When the tribe was on its march northwards they fought with the following tribes - Amatonga, Abakalanga (Abakalaka) and Abisenga (on the Zambezi). The principal men of these tribes were put into positions of trust by Zwangendaba, and afterwards mande councillors of state. In this way he tried to consolidate the tribe and unite their interests. Even at this date the chief's counsellors almost all belong to the Tonga, Kalanga, and Senga tribes who lived to the south. When any children were born to these incorporated peoples they were given free born rights and privileges equal to those of Ngoni children.

Dr Elmslie on a journey in Northern Nyasaland


Several of Zwangendaba's headmen, by attaining to considerable wealth and power as sub-chiefs in the tribe, were considered dangerous and put to death. In Mombera's reign such things have occurred also, but Mombera is a more merciful and righteous ruler, not delighting in wholesale murder as did his father.

Of tribes met with north of the Zambezi, there are representatives, such as Senga Bisa, and Rungu, while the inhabitants of the district in which the Ngoni now live are represented by the Tumbuka, Tonga, and Chewa.

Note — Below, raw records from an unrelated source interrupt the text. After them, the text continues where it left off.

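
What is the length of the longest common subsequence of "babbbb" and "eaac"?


LCS of "babbbb" and "eaac"
DP table:
           e    a    a    c
      0    0    0    0    0
  b   0    0    0    0    0
  a   0    0    1    1    1
  b   0    0    1    1    1
  b   0    0    1    1    1
  b   0    0    1    1    1
  b   0    0    1    1    1
LCS length = dp[6][4] = 1

1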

The position of the slaves is not devoid of comfort. They have their wives and houses and gardens; are allowed to choose their own masters, and have security which their friends struggling for an independent position do not possess. They are well treated, and as no slaves are sold, they enjoy the fruit of their own labours and live in peace. It is only occasional service that their masters require of them, such as help in cultivating the ground, and gathering in the crops.